My point to them was that I was not their friend but their parent. It was my job to love them unconditionally but to insure that they knew how to behave in civilized society. That meant that we never considered ourselves better, or worse, than anyone else. We encouraged and appreciated their achievements, but emphasized that those were just part of the whole person. I made sure to ask what their friends were good at, what things other people did better than they did, what they learned from others and vice versa.

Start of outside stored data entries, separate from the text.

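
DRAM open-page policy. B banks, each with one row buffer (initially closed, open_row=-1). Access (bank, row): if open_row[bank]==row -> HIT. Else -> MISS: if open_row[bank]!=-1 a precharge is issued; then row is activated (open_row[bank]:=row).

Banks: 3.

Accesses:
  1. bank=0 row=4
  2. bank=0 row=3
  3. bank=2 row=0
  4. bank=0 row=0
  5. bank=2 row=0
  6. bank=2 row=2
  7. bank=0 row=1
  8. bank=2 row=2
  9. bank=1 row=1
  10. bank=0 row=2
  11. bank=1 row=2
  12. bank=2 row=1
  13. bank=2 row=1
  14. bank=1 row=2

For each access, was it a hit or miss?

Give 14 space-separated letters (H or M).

Acc 1: bank0 row4 -> MISS (open row4); precharges=0
Acc 2: bank0 row3 -> MISS (open row3); precharges=1
Acc 3: bank2 row0 -> MISS (open row0); precharges=1
Acc 4: bank0 row0 -> MISS (open row0); precharges=2
Acc 5: bank2 row0 -> HIT
Acc 6: bank2 row2 -> MISS (open row2); precharges=3
Acc 7: bank0 row1 -> MISS (open row1); precharges=4
Acc 8: bank2 row2 -> HIT
Acc 9: bank1 row1 -> MISS (open row1); precharges=4
Acc 10: bank0 row2 -> MISS (open row2); precharges=5
Acc 11: bank1 row2 -> MISS (open row2); precharges=6
Acc 12: bank2 row1 -> MISS (open row1); precharges=7
Acc 13: bank2 row1 -> HIT
Acc 14: bank1 row2 -> HIT

Answer: M M M M H M M H M M M M H H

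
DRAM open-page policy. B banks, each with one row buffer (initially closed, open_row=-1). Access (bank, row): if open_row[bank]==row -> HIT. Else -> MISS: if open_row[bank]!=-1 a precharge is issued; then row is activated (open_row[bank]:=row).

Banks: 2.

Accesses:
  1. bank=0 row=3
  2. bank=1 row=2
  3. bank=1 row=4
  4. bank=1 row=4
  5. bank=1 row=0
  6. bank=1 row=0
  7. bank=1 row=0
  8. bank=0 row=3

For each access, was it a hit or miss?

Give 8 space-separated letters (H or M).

Acc 1: bank0 row3 -> MISS (open row3); precharges=0
Acc 2: bank1 row2 -> MISS (open row2); precharges=0
Acc 3: bank1 row4 -> MISS (open row4); precharges=1
Acc 4: bank1 row4 -> HIT
Acc 5: bank1 row0 -> MISS (open row0); precharges=2
Acc 6: bank1 row0 -> HIT
Acc 7: bank1 row0 -> HIT
Acc 8: bank0 row3 -> HIT

Answer: M M M H M H H H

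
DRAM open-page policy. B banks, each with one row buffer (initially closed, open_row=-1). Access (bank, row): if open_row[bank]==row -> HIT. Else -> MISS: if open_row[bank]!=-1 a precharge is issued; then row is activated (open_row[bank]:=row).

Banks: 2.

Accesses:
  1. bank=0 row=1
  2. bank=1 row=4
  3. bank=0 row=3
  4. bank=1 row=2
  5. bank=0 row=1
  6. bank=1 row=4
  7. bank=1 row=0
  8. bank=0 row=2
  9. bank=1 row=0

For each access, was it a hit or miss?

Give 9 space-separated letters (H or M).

Acc 1: bank0 row1 -> MISS (open row1); precharges=0
Acc 2: bank1 row4 -> MISS (open row4); precharges=0
Acc 3: bank0 row3 -> MISS (open row3); precharges=1
Acc 4: bank1 row2 -> MISS (open row2); precharges=2
Acc 5: bank0 row1 -> MISS (open row1); precharges=3
Acc 6: bank1 row4 -> MISS (open row4); precharges=4
Acc 7: bank1 row0 -> MISS (open row0); precharges=5
Acc 8: bank0 row2 -> MISS (open row2); precharges=6
Acc 9: bank1 row0 -> HIT

Answer: M M M M M M M M H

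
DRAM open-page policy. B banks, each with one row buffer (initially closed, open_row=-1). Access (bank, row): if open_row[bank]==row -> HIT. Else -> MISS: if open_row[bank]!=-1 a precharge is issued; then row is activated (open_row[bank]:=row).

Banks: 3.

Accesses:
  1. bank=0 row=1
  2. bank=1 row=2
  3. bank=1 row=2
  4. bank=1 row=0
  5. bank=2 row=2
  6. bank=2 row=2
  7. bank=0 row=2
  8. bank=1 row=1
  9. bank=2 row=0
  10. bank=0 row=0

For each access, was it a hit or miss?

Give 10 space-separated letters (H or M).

Acc 1: bank0 row1 -> MISS (open row1); precharges=0
Acc 2: bank1 row2 -> MISS (open row2); precharges=0
Acc 3: bank1 row2 -> HIT
Acc 4: bank1 row0 -> MISS (open row0); precharges=1
Acc 5: bank2 row2 -> MISS (open row2); precharges=1
Acc 6: bank2 row2 -> HIT
Acc 7: bank0 row2 -> MISS (open row2); precharges=2
Acc 8: bank1 row1 -> MISS (open row1); precharges=3
Acc 9: bank2 row0 -> MISS (open row0); precharges=4
Acc 10: bank0 row0 -> MISS (open row0); precharges=5

Answer: M M H M M H M M M M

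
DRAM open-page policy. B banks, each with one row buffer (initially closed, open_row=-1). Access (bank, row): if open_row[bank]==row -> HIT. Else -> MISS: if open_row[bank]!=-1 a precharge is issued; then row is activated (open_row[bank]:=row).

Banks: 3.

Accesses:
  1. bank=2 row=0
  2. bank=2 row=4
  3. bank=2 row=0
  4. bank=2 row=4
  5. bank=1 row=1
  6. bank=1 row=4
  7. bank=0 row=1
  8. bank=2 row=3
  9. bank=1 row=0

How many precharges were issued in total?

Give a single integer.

Answer: 6

Derivation:
Acc 1: bank2 row0 -> MISS (open row0); precharges=0
Acc 2: bank2 row4 -> MISS (open row4); precharges=1
Acc 3: bank2 row0 -> MISS (open row0); precharges=2
Acc 4: bank2 row4 -> MISS (open row4); precharges=3
Acc 5: bank1 row1 -> MISS (open row1); precharges=3
Acc 6: bank1 row4 -> MISS (open row4); precharges=4
Acc 7: bank0 row1 -> MISS (open row1); precharges=4
Acc 8: bank2 row3 -> MISS (open row3); precharges=5
Acc 9: bank1 row0 -> MISS (open row0); precharges=6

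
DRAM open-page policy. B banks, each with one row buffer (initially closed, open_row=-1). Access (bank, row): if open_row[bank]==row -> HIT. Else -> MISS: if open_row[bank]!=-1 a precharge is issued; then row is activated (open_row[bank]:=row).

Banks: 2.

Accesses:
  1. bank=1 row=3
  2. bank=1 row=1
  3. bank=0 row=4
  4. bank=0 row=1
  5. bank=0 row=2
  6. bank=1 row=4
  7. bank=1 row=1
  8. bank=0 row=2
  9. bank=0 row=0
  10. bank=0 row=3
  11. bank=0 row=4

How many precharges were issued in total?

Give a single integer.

Answer: 8

Derivation:
Acc 1: bank1 row3 -> MISS (open row3); precharges=0
Acc 2: bank1 row1 -> MISS (open row1); precharges=1
Acc 3: bank0 row4 -> MISS (open row4); precharges=1
Acc 4: bank0 row1 -> MISS (open row1); precharges=2
Acc 5: bank0 row2 -> MISS (open row2); precharges=3
Acc 6: bank1 row4 -> MISS (open row4); precharges=4
Acc 7: bank1 row1 -> MISS (open row1); precharges=5
Acc 8: bank0 row2 -> HIT
Acc 9: bank0 row0 -> MISS (open row0); precharges=6
Acc 10: bank0 row3 -> MISS (open row3); precharges=7
Acc 11: bank0 row4 -> MISS (open row4); precharges=8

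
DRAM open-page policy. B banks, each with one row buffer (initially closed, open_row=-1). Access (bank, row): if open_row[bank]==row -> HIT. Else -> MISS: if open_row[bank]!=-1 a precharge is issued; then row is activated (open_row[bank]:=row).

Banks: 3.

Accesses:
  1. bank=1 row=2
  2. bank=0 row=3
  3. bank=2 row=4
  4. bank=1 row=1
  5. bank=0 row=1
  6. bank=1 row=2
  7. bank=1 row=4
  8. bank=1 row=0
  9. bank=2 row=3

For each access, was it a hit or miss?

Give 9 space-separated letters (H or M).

Answer: M M M M M M M M M

Derivation:
Acc 1: bank1 row2 -> MISS (open row2); precharges=0
Acc 2: bank0 row3 -> MISS (open row3); precharges=0
Acc 3: bank2 row4 -> MISS (open row4); precharges=0
Acc 4: bank1 row1 -> MISS (open row1); precharges=1
Acc 5: bank0 row1 -> MISS (open row1); precharges=2
Acc 6: bank1 row2 -> MISS (open row2); precharges=3
Acc 7: bank1 row4 -> MISS (open row4); precharges=4
Acc 8: bank1 row0 -> MISS (open row0); precharges=5
Acc 9: bank2 row3 -> MISS (open row3); precharges=6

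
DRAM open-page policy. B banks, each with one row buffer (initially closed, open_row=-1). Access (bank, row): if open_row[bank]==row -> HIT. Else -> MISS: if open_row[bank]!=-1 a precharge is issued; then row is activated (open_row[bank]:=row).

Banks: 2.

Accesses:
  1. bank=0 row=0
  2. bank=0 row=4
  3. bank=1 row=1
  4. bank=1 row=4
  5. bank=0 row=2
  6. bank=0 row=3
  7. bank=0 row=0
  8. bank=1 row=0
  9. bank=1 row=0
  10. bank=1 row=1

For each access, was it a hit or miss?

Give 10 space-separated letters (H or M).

Acc 1: bank0 row0 -> MISS (open row0); precharges=0
Acc 2: bank0 row4 -> MISS (open row4); precharges=1
Acc 3: bank1 row1 -> MISS (open row1); precharges=1
Acc 4: bank1 row4 -> MISS (open row4); precharges=2
Acc 5: bank0 row2 -> MISS (open row2); precharges=3
Acc 6: bank0 row3 -> MISS (open row3); precharges=4
Acc 7: bank0 row0 -> MISS (open row0); precharges=5
Acc 8: bank1 row0 -> MISS (open row0); precharges=6
Acc 9: bank1 row0 -> HIT
Acc 10: bank1 row1 -> MISS (open row1); precharges=7

Answer: M M M M M M M M H M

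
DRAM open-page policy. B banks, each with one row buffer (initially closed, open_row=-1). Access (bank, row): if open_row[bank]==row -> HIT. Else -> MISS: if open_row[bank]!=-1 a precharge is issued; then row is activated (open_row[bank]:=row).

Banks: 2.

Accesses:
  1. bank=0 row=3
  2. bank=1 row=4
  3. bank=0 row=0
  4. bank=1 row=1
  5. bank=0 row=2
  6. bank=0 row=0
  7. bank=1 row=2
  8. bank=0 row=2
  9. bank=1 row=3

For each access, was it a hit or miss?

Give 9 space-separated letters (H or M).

Answer: M M M M M M M M M

Derivation:
Acc 1: bank0 row3 -> MISS (open row3); precharges=0
Acc 2: bank1 row4 -> MISS (open row4); precharges=0
Acc 3: bank0 row0 -> MISS (open row0); precharges=1
Acc 4: bank1 row1 -> MISS (open row1); precharges=2
Acc 5: bank0 row2 -> MISS (open row2); precharges=3
Acc 6: bank0 row0 -> MISS (open row0); precharges=4
Acc 7: bank1 row2 -> MISS (open row2); precharges=5
Acc 8: bank0 row2 -> MISS (open row2); precharges=6
Acc 9: bank1 row3 -> MISS (open row3); precharges=7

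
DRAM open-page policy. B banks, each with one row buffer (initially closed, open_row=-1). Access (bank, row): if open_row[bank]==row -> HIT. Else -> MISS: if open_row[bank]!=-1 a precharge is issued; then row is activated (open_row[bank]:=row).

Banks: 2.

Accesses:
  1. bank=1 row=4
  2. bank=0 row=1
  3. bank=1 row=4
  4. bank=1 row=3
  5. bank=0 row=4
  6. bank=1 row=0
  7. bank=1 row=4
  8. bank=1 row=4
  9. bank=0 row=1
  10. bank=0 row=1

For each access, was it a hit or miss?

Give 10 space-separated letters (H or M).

Acc 1: bank1 row4 -> MISS (open row4); precharges=0
Acc 2: bank0 row1 -> MISS (open row1); precharges=0
Acc 3: bank1 row4 -> HIT
Acc 4: bank1 row3 -> MISS (open row3); precharges=1
Acc 5: bank0 row4 -> MISS (open row4); precharges=2
Acc 6: bank1 row0 -> MISS (open row0); precharges=3
Acc 7: bank1 row4 -> MISS (open row4); precharges=4
Acc 8: bank1 row4 -> HIT
Acc 9: bank0 row1 -> MISS (open row1); precharges=5
Acc 10: bank0 row1 -> HIT

Answer: M M H M M M M H M H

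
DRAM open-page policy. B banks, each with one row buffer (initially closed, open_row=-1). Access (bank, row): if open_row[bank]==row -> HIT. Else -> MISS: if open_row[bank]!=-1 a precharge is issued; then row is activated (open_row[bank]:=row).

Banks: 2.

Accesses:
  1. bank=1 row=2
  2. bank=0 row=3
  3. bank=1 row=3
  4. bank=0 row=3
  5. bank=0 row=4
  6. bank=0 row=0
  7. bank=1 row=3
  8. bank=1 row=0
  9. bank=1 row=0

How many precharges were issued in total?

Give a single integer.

Acc 1: bank1 row2 -> MISS (open row2); precharges=0
Acc 2: bank0 row3 -> MISS (open row3); precharges=0
Acc 3: bank1 row3 -> MISS (open row3); precharges=1
Acc 4: bank0 row3 -> HIT
Acc 5: bank0 row4 -> MISS (open row4); precharges=2
Acc 6: bank0 row0 -> MISS (open row0); precharges=3
Acc 7: bank1 row3 -> HIT
Acc 8: bank1 row0 -> MISS (open row0); precharges=4
Acc 9: bank1 row0 -> HIT

Answer: 4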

It also meant that we took what seemed like small infractions very seriously. We really didn't have very many rules, but the ones we had we were serious about. You don't lie, you don't cheat, you don't steal. You are kind to people and creatures and the world around you. If you cut off the cat's whiskers ("Mom, do you think that Tigger's whiskers are too long?") you get a stern discussion of how cats use their whiskers for feeling around and if it's dark and she starts to bump into things it is your fault. If you take a quarter out of the cash box at the nature center and try to tell me you found it on the floor, you not only don't get a candy bar, you find out about how we use the money to buy food for the animals and when you steal you are taking food out of a cute little flying squirrel's mouth and now you can do some community service by cleaning out cages.

And if you are caught at 2 a.m. in a church parking lot playing the Flaming Tennis Ball of Death game, you get grounded for a month even though the reason you snuck out of the house in the first place is that it is so UNFAIR that you're 16 and you have to be home at 10 p.m. in the SUMMER!

What does this have to do with politics? The Democrats in Congress are acting like parents who just want their children to like them. Well, let me tell you - your children will not like you. They will scream at you and call you names and pout behind closed doors and write nasty things about you on livejournal that they will not let you read. It doesn't matter because you know that you're doing the right thing.

Democrats are cowering before Republicans, the 30 percenters, when the vast majority of Americans want us out of Iraq. Democrats are afraid of being called names if they don't give in. Well, you're going to get called names no matter what you do - it's part of being the responsible party. Grow a thicker skin and do the right thing.


Anna said...

Why must you put the embarrassing childhood stories on the blog which people will READ??? >.<

i still feel bad about taking that quarter...

genevieve said...

and also, it is pretty ridiculous that i had that curfew....
however, i don't quite think lighting a tennix ball on fire was the right way to rebel. sure makes a great story, though!